Before we were disbanded at Washington, Ga., the remnants of the funds of the Confederate States, in specie, that had been hauled by wagons through from Richmond, was distributed among the troops at that time. I remember the men of our brigade got $26.00 a piece. Most of it was in Mexican dollars, silver money. I brought it home with me. Fortunately, I had enough to get home on without using that money, and, after our marriage, my wife and I thought it would be a good idea to have that silver made into spoons. We took it down to Duhme & Company, at Cincinnati, and enjoined upon them to use that silver, and no other, in a set of tablespoons, and those spoons are on our table today.

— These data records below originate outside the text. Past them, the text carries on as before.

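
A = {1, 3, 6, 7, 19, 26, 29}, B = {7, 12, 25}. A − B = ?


A \ B = elements in A but not in B
A = {1, 3, 6, 7, 19, 26, 29}
B = {7, 12, 25}
Remove from A any elements in B
A \ B = {1, 3, 6, 19, 26, 29}

A \ B = {1, 3, 6, 19, 26, 29}


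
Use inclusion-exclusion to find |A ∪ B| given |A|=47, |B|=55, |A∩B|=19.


|A ∪ B| = |A| + |B| - |A ∩ B|
= 47 + 55 - 19
= 83

|A ∪ B| = 83


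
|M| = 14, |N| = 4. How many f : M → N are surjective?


n = |M| = 14, k = |N| = 4. Surjections via inclusion-exclusion:
S(n,k) = Σ(-1)^i × C(k,i) × (k-i)^n, i=0 to k
i=0: (-1)^0×C(4,0)×4^14 = 268435456
i=1: (-1)^1×C(4,1)×3^14 = -19131876
i=2: (-1)^2×C(4,2)×2^14 = 98304
i=3: (-1)^3×C(4,3)×1^14 = -4
i=4: (-1)^4×C(4,4)×0^14 = 0
Total = 249401880

Number of surjections = 249401880


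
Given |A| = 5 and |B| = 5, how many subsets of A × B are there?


A relation from A to B is any subset of A × B.
|A × B| = 5 × 5 = 25
# relations = 2^|A × B| = 2^25 = 33554432

Number of relations = 33554432


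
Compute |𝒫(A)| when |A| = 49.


Number of subsets = 2^n
= 2^49
= 562949953421312

|P(A)| = 562949953421312


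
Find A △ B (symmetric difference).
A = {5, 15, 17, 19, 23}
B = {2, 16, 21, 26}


A △ B = (A \ B) ∪ (B \ A) = elements in exactly one of A or B
A \ B = {5, 15, 17, 19, 23}
B \ A = {2, 16, 21, 26}
A △ B = {2, 5, 15, 16, 17, 19, 21, 23, 26}

A △ B = {2, 5, 15, 16, 17, 19, 21, 23, 26}


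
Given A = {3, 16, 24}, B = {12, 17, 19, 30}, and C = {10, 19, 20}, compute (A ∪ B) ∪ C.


A ∪ B = {3, 12, 16, 17, 19, 24, 30}
(A ∪ B) ∪ C = {3, 10, 12, 16, 17, 19, 20, 24, 30}

A ∪ B ∪ C = {3, 10, 12, 16, 17, 19, 20, 24, 30}


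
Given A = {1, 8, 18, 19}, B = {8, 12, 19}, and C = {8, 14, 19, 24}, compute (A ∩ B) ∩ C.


A ∩ B = {8, 19}
(A ∩ B) ∩ C = {8, 19}

A ∩ B ∩ C = {8, 19}


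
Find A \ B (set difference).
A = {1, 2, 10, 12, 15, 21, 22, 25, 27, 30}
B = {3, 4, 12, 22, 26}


A \ B = elements in A but not in B
A = {1, 2, 10, 12, 15, 21, 22, 25, 27, 30}
B = {3, 4, 12, 22, 26}
Remove from A any elements in B
A \ B = {1, 2, 10, 15, 21, 25, 27, 30}

A \ B = {1, 2, 10, 15, 21, 25, 27, 30}


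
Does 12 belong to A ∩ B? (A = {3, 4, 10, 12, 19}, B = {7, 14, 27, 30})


A = {3, 4, 10, 12, 19}, B = {7, 14, 27, 30}
A ∩ B = elements in both A and B
A ∩ B = ∅
Checking if 12 ∈ A ∩ B
12 is not in A ∩ B → False

12 ∉ A ∩ B


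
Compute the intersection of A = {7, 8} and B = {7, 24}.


A ∩ B = elements in both A and B
A = {7, 8}
B = {7, 24}
A ∩ B = {7}

A ∩ B = {7}


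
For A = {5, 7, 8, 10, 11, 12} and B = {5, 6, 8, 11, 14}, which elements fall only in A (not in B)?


A = {5, 7, 8, 10, 11, 12}
B = {5, 6, 8, 11, 14}
Region: only in A (not in B)
Elements: {7, 10, 12}

Elements only in A (not in B): {7, 10, 12}


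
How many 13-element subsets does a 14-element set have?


C(n,k) = n! / (k!(n-k)!)
C(14,13) = 14! / (13!1!)
= 14

C(14,13) = 14


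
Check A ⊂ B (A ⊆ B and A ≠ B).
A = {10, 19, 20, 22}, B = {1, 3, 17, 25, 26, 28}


A ⊂ B requires: A ⊆ B AND A ≠ B.
A ⊆ B? No
A ⊄ B, so A is not a proper subset.

No, A is not a proper subset of B


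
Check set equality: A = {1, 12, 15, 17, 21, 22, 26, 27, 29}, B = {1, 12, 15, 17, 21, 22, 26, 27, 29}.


Two sets are equal iff they have exactly the same elements.
A = {1, 12, 15, 17, 21, 22, 26, 27, 29}
B = {1, 12, 15, 17, 21, 22, 26, 27, 29}
Same elements → A = B

Yes, A = B


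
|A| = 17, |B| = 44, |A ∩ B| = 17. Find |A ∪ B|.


|A ∪ B| = |A| + |B| - |A ∩ B|
= 17 + 44 - 17
= 44

|A ∪ B| = 44


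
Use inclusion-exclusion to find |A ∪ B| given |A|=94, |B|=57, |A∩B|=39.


|A ∪ B| = |A| + |B| - |A ∩ B|
= 94 + 57 - 39
= 112

|A ∪ B| = 112


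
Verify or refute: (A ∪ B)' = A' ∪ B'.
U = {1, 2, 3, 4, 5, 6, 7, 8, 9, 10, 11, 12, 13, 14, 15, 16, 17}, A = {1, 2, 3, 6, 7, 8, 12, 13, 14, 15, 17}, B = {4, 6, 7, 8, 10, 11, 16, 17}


LHS: A ∪ B = {1, 2, 3, 4, 6, 7, 8, 10, 11, 12, 13, 14, 15, 16, 17}
(A ∪ B)' = U \ (A ∪ B) = {5, 9}
A' = {4, 5, 9, 10, 11, 16}, B' = {1, 2, 3, 5, 9, 12, 13, 14, 15}
Claimed RHS: A' ∪ B' = {1, 2, 3, 4, 5, 9, 10, 11, 12, 13, 14, 15, 16}
Identity is INVALID: LHS = {5, 9} but the RHS claimed here equals {1, 2, 3, 4, 5, 9, 10, 11, 12, 13, 14, 15, 16}. The correct form is (A ∪ B)' = A' ∩ B'.

Identity is invalid: (A ∪ B)' = {5, 9} but A' ∪ B' = {1, 2, 3, 4, 5, 9, 10, 11, 12, 13, 14, 15, 16}. The correct De Morgan law is (A ∪ B)' = A' ∩ B'.


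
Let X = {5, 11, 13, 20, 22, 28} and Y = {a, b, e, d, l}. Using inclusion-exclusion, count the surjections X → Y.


n = |X| = 6, k = |Y| = 5. Surjections via inclusion-exclusion:
S(n,k) = Σ(-1)^i × C(k,i) × (k-i)^n, i=0 to k
i=0: (-1)^0×C(5,0)×5^6 = 15625
i=1: (-1)^1×C(5,1)×4^6 = -20480
i=2: (-1)^2×C(5,2)×3^6 = 7290
i=3: (-1)^3×C(5,3)×2^6 = -640
i=4: (-1)^4×C(5,4)×1^6 = 5
i=5: (-1)^5×C(5,5)×0^6 = 0
Total = 1800

Number of surjections = 1800


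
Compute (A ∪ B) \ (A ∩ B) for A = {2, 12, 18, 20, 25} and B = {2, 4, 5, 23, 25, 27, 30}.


A △ B = (A \ B) ∪ (B \ A) = elements in exactly one of A or B
A \ B = {12, 18, 20}
B \ A = {4, 5, 23, 27, 30}
A △ B = {4, 5, 12, 18, 20, 23, 27, 30}

A △ B = {4, 5, 12, 18, 20, 23, 27, 30}


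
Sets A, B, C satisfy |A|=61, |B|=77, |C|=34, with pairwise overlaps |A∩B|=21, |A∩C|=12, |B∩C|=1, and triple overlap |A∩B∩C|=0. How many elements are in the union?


|A∪B∪C| = |A|+|B|+|C| - |A∩B|-|A∩C|-|B∩C| + |A∩B∩C|
= 61+77+34 - 21-12-1 + 0
= 172 - 34 + 0
= 138

|A ∪ B ∪ C| = 138


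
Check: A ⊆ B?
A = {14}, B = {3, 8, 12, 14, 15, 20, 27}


A ⊆ B means every element of A is in B.
All elements of A are in B.
So A ⊆ B.

Yes, A ⊆ B


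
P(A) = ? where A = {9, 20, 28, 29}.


|A| = 4, so |P(A)| = 2^4 = 16
Enumerate subsets by cardinality (0 to 4):
∅, {9}, {20}, {28}, {29}, {9, 20}, {9, 28}, {9, 29}, {20, 28}, {20, 29}, {28, 29}, {9, 20, 28}, {9, 20, 29}, {9, 28, 29}, {20, 28, 29}, {9, 20, 28, 29}

P(A) has 16 subsets: ∅, {9}, {20}, {28}, {29}, {9, 20}, {9, 28}, {9, 29}, {20, 28}, {20, 29}, {28, 29}, {9, 20, 28}, {9, 20, 29}, {9, 28, 29}, {20, 28, 29}, {9, 20, 28, 29}


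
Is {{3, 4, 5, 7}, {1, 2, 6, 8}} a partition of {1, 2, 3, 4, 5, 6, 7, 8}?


A partition requires: (1) non-empty parts, (2) pairwise disjoint, (3) union = U
Parts: {3, 4, 5, 7}, {1, 2, 6, 8}
Union of parts: {1, 2, 3, 4, 5, 6, 7, 8}
U = {1, 2, 3, 4, 5, 6, 7, 8}
All non-empty? True
Pairwise disjoint? True
Covers U? True

Yes, valid partition


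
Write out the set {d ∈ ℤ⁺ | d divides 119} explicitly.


Checking each candidate:
Condition: positive divisors of 119
Result = {1, 7, 17, 119}

{1, 7, 17, 119}


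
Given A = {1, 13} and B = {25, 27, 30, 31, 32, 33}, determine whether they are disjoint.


Disjoint means A ∩ B = ∅.
A ∩ B = ∅
A ∩ B = ∅, so A and B are disjoint.

Yes, A and B are disjoint


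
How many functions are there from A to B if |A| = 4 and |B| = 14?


Each of |A| = 4 inputs maps to any of |B| = 14 outputs.
# functions = |B|^|A| = 14^4
= 38416

Number of functions = 38416


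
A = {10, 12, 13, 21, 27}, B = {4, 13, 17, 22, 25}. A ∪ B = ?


A ∪ B = all elements in A or B (or both)
A = {10, 12, 13, 21, 27}
B = {4, 13, 17, 22, 25}
A ∪ B = {4, 10, 12, 13, 17, 21, 22, 25, 27}

A ∪ B = {4, 10, 12, 13, 17, 21, 22, 25, 27}


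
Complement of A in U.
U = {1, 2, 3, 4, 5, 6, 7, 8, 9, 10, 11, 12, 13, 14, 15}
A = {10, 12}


Aᶜ = U \ A = elements in U but not in A
U = {1, 2, 3, 4, 5, 6, 7, 8, 9, 10, 11, 12, 13, 14, 15}
A = {10, 12}
Aᶜ = {1, 2, 3, 4, 5, 6, 7, 8, 9, 11, 13, 14, 15}

Aᶜ = {1, 2, 3, 4, 5, 6, 7, 8, 9, 11, 13, 14, 15}


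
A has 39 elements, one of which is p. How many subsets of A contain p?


Subsets of A containing p correspond to subsets of A \ {p}, which has 38 elements.
Count = 2^(n-1) = 2^38
= 274877906944

Number of subsets containing p = 274877906944


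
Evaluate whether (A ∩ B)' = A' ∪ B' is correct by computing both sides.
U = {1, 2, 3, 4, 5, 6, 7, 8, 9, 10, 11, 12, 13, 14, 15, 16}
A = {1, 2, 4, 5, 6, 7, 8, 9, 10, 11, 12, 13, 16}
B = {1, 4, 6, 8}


LHS: A ∩ B = {1, 4, 6, 8}
(A ∩ B)' = U \ (A ∩ B) = {2, 3, 5, 7, 9, 10, 11, 12, 13, 14, 15, 16}
A' = {3, 14, 15}, B' = {2, 3, 5, 7, 9, 10, 11, 12, 13, 14, 15, 16}
Claimed RHS: A' ∪ B' = {2, 3, 5, 7, 9, 10, 11, 12, 13, 14, 15, 16}
Identity is VALID: LHS = RHS = {2, 3, 5, 7, 9, 10, 11, 12, 13, 14, 15, 16} ✓

Identity is valid. (A ∩ B)' = A' ∪ B' = {2, 3, 5, 7, 9, 10, 11, 12, 13, 14, 15, 16}


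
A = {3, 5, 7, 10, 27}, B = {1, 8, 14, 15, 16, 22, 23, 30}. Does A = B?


Two sets are equal iff they have exactly the same elements.
A = {3, 5, 7, 10, 27}
B = {1, 8, 14, 15, 16, 22, 23, 30}
Differences: {1, 3, 5, 7, 8, 10, 14, 15, 16, 22, 23, 27, 30}
A ≠ B

No, A ≠ B


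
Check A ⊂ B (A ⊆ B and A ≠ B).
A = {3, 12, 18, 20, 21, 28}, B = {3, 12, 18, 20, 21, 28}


A ⊂ B requires: A ⊆ B AND A ≠ B.
A ⊆ B? Yes
A = B? Yes
A = B, so A is not a PROPER subset.

No, A is not a proper subset of B


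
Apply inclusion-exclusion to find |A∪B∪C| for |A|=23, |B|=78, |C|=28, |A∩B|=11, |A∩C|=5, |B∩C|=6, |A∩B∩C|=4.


|A∪B∪C| = |A|+|B|+|C| - |A∩B|-|A∩C|-|B∩C| + |A∩B∩C|
= 23+78+28 - 11-5-6 + 4
= 129 - 22 + 4
= 111

|A ∪ B ∪ C| = 111


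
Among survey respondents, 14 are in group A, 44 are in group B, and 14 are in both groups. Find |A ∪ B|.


|A ∪ B| = |A| + |B| - |A ∩ B|
= 14 + 44 - 14
= 44

|A ∪ B| = 44


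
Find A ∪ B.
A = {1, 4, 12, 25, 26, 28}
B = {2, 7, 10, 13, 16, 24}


A ∪ B = all elements in A or B (or both)
A = {1, 4, 12, 25, 26, 28}
B = {2, 7, 10, 13, 16, 24}
A ∪ B = {1, 2, 4, 7, 10, 12, 13, 16, 24, 25, 26, 28}

A ∪ B = {1, 2, 4, 7, 10, 12, 13, 16, 24, 25, 26, 28}


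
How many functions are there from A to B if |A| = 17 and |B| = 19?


Each of |A| = 17 inputs maps to any of |B| = 19 outputs.
# functions = |B|^|A| = 19^17
= 5480386857784802185939

Number of functions = 5480386857784802185939


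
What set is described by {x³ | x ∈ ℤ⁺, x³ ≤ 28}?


Checking each candidate:
Condition: positive perfect cubes ≤ 28
Result = {1, 8, 27}

{1, 8, 27}


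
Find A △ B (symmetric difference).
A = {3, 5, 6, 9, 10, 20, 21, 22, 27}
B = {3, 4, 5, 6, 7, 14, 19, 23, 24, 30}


A △ B = (A \ B) ∪ (B \ A) = elements in exactly one of A or B
A \ B = {9, 10, 20, 21, 22, 27}
B \ A = {4, 7, 14, 19, 23, 24, 30}
A △ B = {4, 7, 9, 10, 14, 19, 20, 21, 22, 23, 24, 27, 30}

A △ B = {4, 7, 9, 10, 14, 19, 20, 21, 22, 23, 24, 27, 30}


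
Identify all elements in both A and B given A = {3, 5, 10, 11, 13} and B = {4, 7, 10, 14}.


A = {3, 5, 10, 11, 13}
B = {4, 7, 10, 14}
Region: in both A and B
Elements: {10}

Elements in both A and B: {10}


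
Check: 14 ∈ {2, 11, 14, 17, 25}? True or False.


A = {2, 11, 14, 17, 25}
Checking if 14 is in A
14 is in A → True

14 ∈ A


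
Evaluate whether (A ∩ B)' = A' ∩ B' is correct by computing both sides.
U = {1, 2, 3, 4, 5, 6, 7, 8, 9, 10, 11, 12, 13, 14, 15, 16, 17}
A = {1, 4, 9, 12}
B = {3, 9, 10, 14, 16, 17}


LHS: A ∩ B = {9}
(A ∩ B)' = U \ (A ∩ B) = {1, 2, 3, 4, 5, 6, 7, 8, 10, 11, 12, 13, 14, 15, 16, 17}
A' = {2, 3, 5, 6, 7, 8, 10, 11, 13, 14, 15, 16, 17}, B' = {1, 2, 4, 5, 6, 7, 8, 11, 12, 13, 15}
Claimed RHS: A' ∩ B' = {2, 5, 6, 7, 8, 11, 13, 15}
Identity is INVALID: LHS = {1, 2, 3, 4, 5, 6, 7, 8, 10, 11, 12, 13, 14, 15, 16, 17} but the RHS claimed here equals {2, 5, 6, 7, 8, 11, 13, 15}. The correct form is (A ∩ B)' = A' ∪ B'.

Identity is invalid: (A ∩ B)' = {1, 2, 3, 4, 5, 6, 7, 8, 10, 11, 12, 13, 14, 15, 16, 17} but A' ∩ B' = {2, 5, 6, 7, 8, 11, 13, 15}. The correct De Morgan law is (A ∩ B)' = A' ∪ B'.


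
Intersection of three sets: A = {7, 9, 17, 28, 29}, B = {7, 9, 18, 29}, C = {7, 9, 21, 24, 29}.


A ∩ B = {7, 9, 29}
(A ∩ B) ∩ C = {7, 9, 29}

A ∩ B ∩ C = {7, 9, 29}


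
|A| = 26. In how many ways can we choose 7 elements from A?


C(n,k) = n! / (k!(n-k)!)
C(26,7) = 26! / (7!19!)
= 657800

C(26,7) = 657800


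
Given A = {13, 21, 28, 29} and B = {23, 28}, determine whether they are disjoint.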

No man can fully or correctly appreciate the value of personal liberty who has never been a prisoner. At least three-fourths of Morgan’s men felt what it was to endure the fearful life of a Northern military prison, and many of them were humiliated by incarceration in the loathsome dungeons and cells of penitentiaries while prisoners of war. Fortunately for me, I escaped from Camp Douglas in time to avoid the starvation policy subsequently inaugurated there, which was said to have been enforced by way of retaliation for the treatment Federal prisoners received at Andersonville, Ga. The difference between the two was that at Andersonville the Confederates did not have the food to give the prisoners, while in the North, the Federal authorities had plenty, and refused to supply it to Confederate prisoners in sufficient quantities. Of the seven members of our mess Clay and I left in Camp Douglas, three died there, one took the oath, and the other three, after twenty-one months of horrid prison life, were exchanged a few weeks before the close of the war. Only one of these three is now alive. He is living in Montgomery County, near Mount Sterling. Of the three who died there, one was James Richard Allen, who, in the presidential campaign of 1860 by the “Hoosier Boys” referred to, was the representative of Douglas; and afterward, in 1862, came South, and joined the Confederate Army as I had done. He had been captured somewhere in Virginia, as I now recall.